After the Metropolitan Police Commissioner, Sir Robert Mark, initiated an "interchange" policy, which required CID officers to return to uniformed work, Slipper ended his career as a uniformed chief superintendent as head of X Division in Ruislip.

==Later life==
Slipper retired in 1979 after 28 years service, and became a security consultant. He worked in security for IBM UK in the 1980s and 1990s from offices in Greenford, West London. He also enjoyed playing golf at Sudbury.

After his retirement, Slipper returned to Rio and met Ronnie Biggs once again, later remarking that "[Biggs'] villa was bog-standard and in the wrong end of town. His swimming pool was so black with algae even a stickleback couldn't live in it. He was flogging T-shirts to tourists to make a living."

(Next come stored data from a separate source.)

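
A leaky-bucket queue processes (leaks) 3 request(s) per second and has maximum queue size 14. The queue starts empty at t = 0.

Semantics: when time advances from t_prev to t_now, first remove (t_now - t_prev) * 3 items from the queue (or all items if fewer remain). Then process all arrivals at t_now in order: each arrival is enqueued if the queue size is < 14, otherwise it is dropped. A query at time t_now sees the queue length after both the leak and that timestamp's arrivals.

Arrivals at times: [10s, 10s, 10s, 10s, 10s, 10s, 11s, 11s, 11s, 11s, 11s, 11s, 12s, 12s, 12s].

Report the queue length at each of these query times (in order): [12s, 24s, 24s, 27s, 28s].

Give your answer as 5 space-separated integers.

Queue lengths at query times:
  query t=12s: backlog = 9
  query t=24s: backlog = 0
  query t=24s: backlog = 0
  query t=27s: backlog = 0
  query t=28s: backlog = 0

Answer: 9 0 0 0 0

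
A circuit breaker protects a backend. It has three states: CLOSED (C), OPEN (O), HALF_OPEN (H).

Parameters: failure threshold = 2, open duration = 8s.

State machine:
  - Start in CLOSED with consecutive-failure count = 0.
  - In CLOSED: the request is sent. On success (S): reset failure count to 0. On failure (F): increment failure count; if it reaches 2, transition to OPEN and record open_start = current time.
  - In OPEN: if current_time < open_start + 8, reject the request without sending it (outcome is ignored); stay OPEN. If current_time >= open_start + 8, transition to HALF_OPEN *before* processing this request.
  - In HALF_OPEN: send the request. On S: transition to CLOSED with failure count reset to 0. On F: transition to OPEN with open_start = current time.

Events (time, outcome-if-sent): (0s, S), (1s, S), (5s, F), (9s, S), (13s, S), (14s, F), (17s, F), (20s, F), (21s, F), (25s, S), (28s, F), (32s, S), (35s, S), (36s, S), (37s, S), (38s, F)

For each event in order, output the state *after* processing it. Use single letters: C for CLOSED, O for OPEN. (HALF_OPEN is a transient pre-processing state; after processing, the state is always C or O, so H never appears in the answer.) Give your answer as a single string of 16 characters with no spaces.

State after each event:
  event#1 t=0s outcome=S: state=CLOSED
  event#2 t=1s outcome=S: state=CLOSED
  event#3 t=5s outcome=F: state=CLOSED
  event#4 t=9s outcome=S: state=CLOSED
  event#5 t=13s outcome=S: state=CLOSED
  event#6 t=14s outcome=F: state=CLOSED
  event#7 t=17s outcome=F: state=OPEN
  event#8 t=20s outcome=F: state=OPEN
  event#9 t=21s outcome=F: state=OPEN
  event#10 t=25s outcome=S: state=CLOSED
  event#11 t=28s outcome=F: state=CLOSED
  event#12 t=32s outcome=S: state=CLOSED
  event#13 t=35s outcome=S: state=CLOSED
  event#14 t=36s outcome=S: state=CLOSED
  event#15 t=37s outcome=S: state=CLOSED
  event#16 t=38s outcome=F: state=CLOSED

Answer: CCCCCCOOOCCCCCCC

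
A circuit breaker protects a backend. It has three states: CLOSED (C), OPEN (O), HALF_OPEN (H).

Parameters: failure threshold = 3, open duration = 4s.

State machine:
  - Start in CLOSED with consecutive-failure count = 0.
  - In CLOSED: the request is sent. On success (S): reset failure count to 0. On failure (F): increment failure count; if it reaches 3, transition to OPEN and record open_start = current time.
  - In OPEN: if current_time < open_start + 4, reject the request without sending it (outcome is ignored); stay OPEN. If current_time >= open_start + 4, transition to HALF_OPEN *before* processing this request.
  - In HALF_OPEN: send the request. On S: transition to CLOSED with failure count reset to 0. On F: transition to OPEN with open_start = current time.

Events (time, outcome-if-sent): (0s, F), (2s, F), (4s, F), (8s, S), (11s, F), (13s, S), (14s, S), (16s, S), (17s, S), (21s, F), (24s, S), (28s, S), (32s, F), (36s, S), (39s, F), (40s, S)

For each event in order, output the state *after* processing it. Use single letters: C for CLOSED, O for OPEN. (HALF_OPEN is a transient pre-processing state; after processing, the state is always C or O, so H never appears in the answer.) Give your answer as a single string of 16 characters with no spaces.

State after each event:
  event#1 t=0s outcome=F: state=CLOSED
  event#2 t=2s outcome=F: state=CLOSED
  event#3 t=4s outcome=F: state=OPEN
  event#4 t=8s outcome=S: state=CLOSED
  event#5 t=11s outcome=F: state=CLOSED
  event#6 t=13s outcome=S: state=CLOSED
  event#7 t=14s outcome=S: state=CLOSED
  event#8 t=16s outcome=S: state=CLOSED
  event#9 t=17s outcome=S: state=CLOSED
  event#10 t=21s outcome=F: state=CLOSED
  event#11 t=24s outcome=S: state=CLOSED
  event#12 t=28s outcome=S: state=CLOSED
  event#13 t=32s outcome=F: state=CLOSED
  event#14 t=36s outcome=S: state=CLOSED
  event#15 t=39s outcome=F: state=CLOSED
  event#16 t=40s outcome=S: state=CLOSED

Answer: CCOCCCCCCCCCCCCC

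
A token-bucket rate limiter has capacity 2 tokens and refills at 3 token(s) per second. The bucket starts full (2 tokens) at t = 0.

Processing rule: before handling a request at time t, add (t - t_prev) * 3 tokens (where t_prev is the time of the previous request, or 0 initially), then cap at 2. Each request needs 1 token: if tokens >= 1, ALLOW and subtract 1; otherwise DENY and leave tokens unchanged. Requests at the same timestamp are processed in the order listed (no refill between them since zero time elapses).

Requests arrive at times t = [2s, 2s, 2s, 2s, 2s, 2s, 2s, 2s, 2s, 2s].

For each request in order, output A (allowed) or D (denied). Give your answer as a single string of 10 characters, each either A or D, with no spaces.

Answer: AADDDDDDDD

Derivation:
Simulating step by step:
  req#1 t=2s: ALLOW
  req#2 t=2s: ALLOW
  req#3 t=2s: DENY
  req#4 t=2s: DENY
  req#5 t=2s: DENY
  req#6 t=2s: DENY
  req#7 t=2s: DENY
  req#8 t=2s: DENY
  req#9 t=2s: DENY
  req#10 t=2s: DENY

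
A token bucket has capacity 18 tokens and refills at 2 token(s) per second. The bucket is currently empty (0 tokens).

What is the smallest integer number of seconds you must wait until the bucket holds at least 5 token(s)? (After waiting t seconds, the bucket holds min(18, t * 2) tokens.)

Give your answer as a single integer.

Need t * 2 >= 5, so t >= 5/2.
Smallest integer t = ceil(5/2) = 3.

Answer: 3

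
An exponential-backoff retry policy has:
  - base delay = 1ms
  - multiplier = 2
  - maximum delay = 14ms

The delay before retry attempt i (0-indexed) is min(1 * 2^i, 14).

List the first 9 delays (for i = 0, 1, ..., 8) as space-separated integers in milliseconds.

Computing each delay:
  i=0: min(1*2^0, 14) = 1
  i=1: min(1*2^1, 14) = 2
  i=2: min(1*2^2, 14) = 4
  i=3: min(1*2^3, 14) = 8
  i=4: min(1*2^4, 14) = 14
  i=5: min(1*2^5, 14) = 14
  i=6: min(1*2^6, 14) = 14
  i=7: min(1*2^7, 14) = 14
  i=8: min(1*2^8, 14) = 14

Answer: 1 2 4 8 14 14 14 14 14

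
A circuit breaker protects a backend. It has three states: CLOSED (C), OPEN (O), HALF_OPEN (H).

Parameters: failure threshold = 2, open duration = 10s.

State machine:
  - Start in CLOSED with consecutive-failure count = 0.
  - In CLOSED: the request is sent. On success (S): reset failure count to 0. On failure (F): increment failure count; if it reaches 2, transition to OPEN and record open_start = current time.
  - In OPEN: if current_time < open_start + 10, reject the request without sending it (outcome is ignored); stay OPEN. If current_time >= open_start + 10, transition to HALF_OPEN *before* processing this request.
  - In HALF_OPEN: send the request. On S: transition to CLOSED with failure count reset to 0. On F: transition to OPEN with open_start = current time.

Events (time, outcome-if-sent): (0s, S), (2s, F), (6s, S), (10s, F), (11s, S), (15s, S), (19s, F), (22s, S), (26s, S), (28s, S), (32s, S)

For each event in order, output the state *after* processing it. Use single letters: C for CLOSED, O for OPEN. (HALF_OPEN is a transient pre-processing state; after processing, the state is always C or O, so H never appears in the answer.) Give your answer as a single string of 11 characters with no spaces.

Answer: CCCCCCCCCCC

Derivation:
State after each event:
  event#1 t=0s outcome=S: state=CLOSED
  event#2 t=2s outcome=F: state=CLOSED
  event#3 t=6s outcome=S: state=CLOSED
  event#4 t=10s outcome=F: state=CLOSED
  event#5 t=11s outcome=S: state=CLOSED
  event#6 t=15s outcome=S: state=CLOSED
  event#7 t=19s outcome=F: state=CLOSED
  event#8 t=22s outcome=S: state=CLOSED
  event#9 t=26s outcome=S: state=CLOSED
  event#10 t=28s outcome=S: state=CLOSED
  event#11 t=32s outcome=S: state=CLOSED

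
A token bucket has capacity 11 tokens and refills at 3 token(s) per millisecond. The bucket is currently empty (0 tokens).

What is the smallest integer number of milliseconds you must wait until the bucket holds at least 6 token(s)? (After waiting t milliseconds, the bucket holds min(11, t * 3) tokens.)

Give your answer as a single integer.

Answer: 2

Derivation:
Need t * 3 >= 6, so t >= 6/3.
Smallest integer t = ceil(6/3) = 2.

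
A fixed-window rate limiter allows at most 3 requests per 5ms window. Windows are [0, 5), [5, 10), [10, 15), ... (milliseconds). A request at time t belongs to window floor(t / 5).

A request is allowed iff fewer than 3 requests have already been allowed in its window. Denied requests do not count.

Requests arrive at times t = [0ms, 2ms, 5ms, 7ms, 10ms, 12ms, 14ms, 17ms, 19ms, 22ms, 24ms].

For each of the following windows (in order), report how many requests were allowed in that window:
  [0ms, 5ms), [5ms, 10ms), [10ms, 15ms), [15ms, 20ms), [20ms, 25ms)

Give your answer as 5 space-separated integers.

Answer: 2 2 3 2 2

Derivation:
Processing requests:
  req#1 t=0ms (window 0): ALLOW
  req#2 t=2ms (window 0): ALLOW
  req#3 t=5ms (window 1): ALLOW
  req#4 t=7ms (window 1): ALLOW
  req#5 t=10ms (window 2): ALLOW
  req#6 t=12ms (window 2): ALLOW
  req#7 t=14ms (window 2): ALLOW
  req#8 t=17ms (window 3): ALLOW
  req#9 t=19ms (window 3): ALLOW
  req#10 t=22ms (window 4): ALLOW
  req#11 t=24ms (window 4): ALLOW

Allowed counts by window: 2 2 3 2 2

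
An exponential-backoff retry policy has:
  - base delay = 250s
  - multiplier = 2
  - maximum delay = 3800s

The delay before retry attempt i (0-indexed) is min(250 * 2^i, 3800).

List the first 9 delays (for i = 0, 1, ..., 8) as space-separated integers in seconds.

Computing each delay:
  i=0: min(250*2^0, 3800) = 250
  i=1: min(250*2^1, 3800) = 500
  i=2: min(250*2^2, 3800) = 1000
  i=3: min(250*2^3, 3800) = 2000
  i=4: min(250*2^4, 3800) = 3800
  i=5: min(250*2^5, 3800) = 3800
  i=6: min(250*2^6, 3800) = 3800
  i=7: min(250*2^7, 3800) = 3800
  i=8: min(250*2^8, 3800) = 3800

Answer: 250 500 1000 2000 3800 3800 3800 3800 3800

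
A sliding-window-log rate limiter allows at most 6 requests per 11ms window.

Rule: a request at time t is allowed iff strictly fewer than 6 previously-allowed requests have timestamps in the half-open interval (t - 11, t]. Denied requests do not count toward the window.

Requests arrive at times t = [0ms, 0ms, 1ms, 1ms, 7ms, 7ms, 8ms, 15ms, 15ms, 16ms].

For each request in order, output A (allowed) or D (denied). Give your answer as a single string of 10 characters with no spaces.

Tracking allowed requests in the window:
  req#1 t=0ms: ALLOW
  req#2 t=0ms: ALLOW
  req#3 t=1ms: ALLOW
  req#4 t=1ms: ALLOW
  req#5 t=7ms: ALLOW
  req#6 t=7ms: ALLOW
  req#7 t=8ms: DENY
  req#8 t=15ms: ALLOW
  req#9 t=15ms: ALLOW
  req#10 t=16ms: ALLOW

Answer: AAAAAADAAA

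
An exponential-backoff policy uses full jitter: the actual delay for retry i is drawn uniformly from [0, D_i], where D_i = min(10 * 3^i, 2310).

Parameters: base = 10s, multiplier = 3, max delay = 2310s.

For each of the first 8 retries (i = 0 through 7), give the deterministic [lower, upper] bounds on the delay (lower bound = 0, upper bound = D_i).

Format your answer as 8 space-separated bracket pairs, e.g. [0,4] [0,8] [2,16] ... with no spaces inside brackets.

Answer: [0,10] [0,30] [0,90] [0,270] [0,810] [0,2310] [0,2310] [0,2310]

Derivation:
Computing bounds per retry:
  i=0: D_i=min(10*3^0,2310)=10, bounds=[0,10]
  i=1: D_i=min(10*3^1,2310)=30, bounds=[0,30]
  i=2: D_i=min(10*3^2,2310)=90, bounds=[0,90]
  i=3: D_i=min(10*3^3,2310)=270, bounds=[0,270]
  i=4: D_i=min(10*3^4,2310)=810, bounds=[0,810]
  i=5: D_i=min(10*3^5,2310)=2310, bounds=[0,2310]
  i=6: D_i=min(10*3^6,2310)=2310, bounds=[0,2310]
  i=7: D_i=min(10*3^7,2310)=2310, bounds=[0,2310]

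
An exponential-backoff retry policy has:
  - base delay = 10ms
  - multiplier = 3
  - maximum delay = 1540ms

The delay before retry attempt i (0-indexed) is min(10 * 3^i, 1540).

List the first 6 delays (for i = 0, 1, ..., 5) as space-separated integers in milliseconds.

Computing each delay:
  i=0: min(10*3^0, 1540) = 10
  i=1: min(10*3^1, 1540) = 30
  i=2: min(10*3^2, 1540) = 90
  i=3: min(10*3^3, 1540) = 270
  i=4: min(10*3^4, 1540) = 810
  i=5: min(10*3^5, 1540) = 1540

Answer: 10 30 90 270 810 1540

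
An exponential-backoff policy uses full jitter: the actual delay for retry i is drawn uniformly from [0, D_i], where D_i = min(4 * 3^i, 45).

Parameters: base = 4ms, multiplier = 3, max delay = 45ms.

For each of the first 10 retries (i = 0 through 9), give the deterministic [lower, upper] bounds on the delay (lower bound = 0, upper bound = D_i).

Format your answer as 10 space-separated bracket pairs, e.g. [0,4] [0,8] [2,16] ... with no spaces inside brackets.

Computing bounds per retry:
  i=0: D_i=min(4*3^0,45)=4, bounds=[0,4]
  i=1: D_i=min(4*3^1,45)=12, bounds=[0,12]
  i=2: D_i=min(4*3^2,45)=36, bounds=[0,36]
  i=3: D_i=min(4*3^3,45)=45, bounds=[0,45]
  i=4: D_i=min(4*3^4,45)=45, bounds=[0,45]
  i=5: D_i=min(4*3^5,45)=45, bounds=[0,45]
  i=6: D_i=min(4*3^6,45)=45, bounds=[0,45]
  i=7: D_i=min(4*3^7,45)=45, bounds=[0,45]
  i=8: D_i=min(4*3^8,45)=45, bounds=[0,45]
  i=9: D_i=min(4*3^9,45)=45, bounds=[0,45]

Answer: [0,4] [0,12] [0,36] [0,45] [0,45] [0,45] [0,45] [0,45] [0,45] [0,45]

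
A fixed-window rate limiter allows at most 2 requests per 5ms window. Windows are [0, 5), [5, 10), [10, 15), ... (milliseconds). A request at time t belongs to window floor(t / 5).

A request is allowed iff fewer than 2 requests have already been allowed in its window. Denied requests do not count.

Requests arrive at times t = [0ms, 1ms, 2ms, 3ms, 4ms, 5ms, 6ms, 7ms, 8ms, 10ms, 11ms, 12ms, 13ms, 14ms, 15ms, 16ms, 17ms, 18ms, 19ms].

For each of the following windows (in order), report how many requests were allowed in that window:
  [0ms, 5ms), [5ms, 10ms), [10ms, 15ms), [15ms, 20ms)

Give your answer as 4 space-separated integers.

Answer: 2 2 2 2

Derivation:
Processing requests:
  req#1 t=0ms (window 0): ALLOW
  req#2 t=1ms (window 0): ALLOW
  req#3 t=2ms (window 0): DENY
  req#4 t=3ms (window 0): DENY
  req#5 t=4ms (window 0): DENY
  req#6 t=5ms (window 1): ALLOW
  req#7 t=6ms (window 1): ALLOW
  req#8 t=7ms (window 1): DENY
  req#9 t=8ms (window 1): DENY
  req#10 t=10ms (window 2): ALLOW
  req#11 t=11ms (window 2): ALLOW
  req#12 t=12ms (window 2): DENY
  req#13 t=13ms (window 2): DENY
  req#14 t=14ms (window 2): DENY
  req#15 t=15ms (window 3): ALLOW
  req#16 t=16ms (window 3): ALLOW
  req#17 t=17ms (window 3): DENY
  req#18 t=18ms (window 3): DENY
  req#19 t=19ms (window 3): DENY

Allowed counts by window: 2 2 2 2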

He published an autobiography, Slipper of the Yard, in 1981. He sued the BBC for libel after a television film, The Great Paper Chase, portrayed Slipper (played by Jeremy Kemp) and his colleagues as incompetent. The legal action was financed by Sir James Goldsmith, Slipper won damages of £50,000, his costs (estimated at £400,000), and an apology.

Slipper was awarded the Lord Willis Award in 2004 for his CID work.

He was diagnosed with cancer in 1999 and died 6 years later, aged 81. He was survived by his wife, Anne, and two daughters.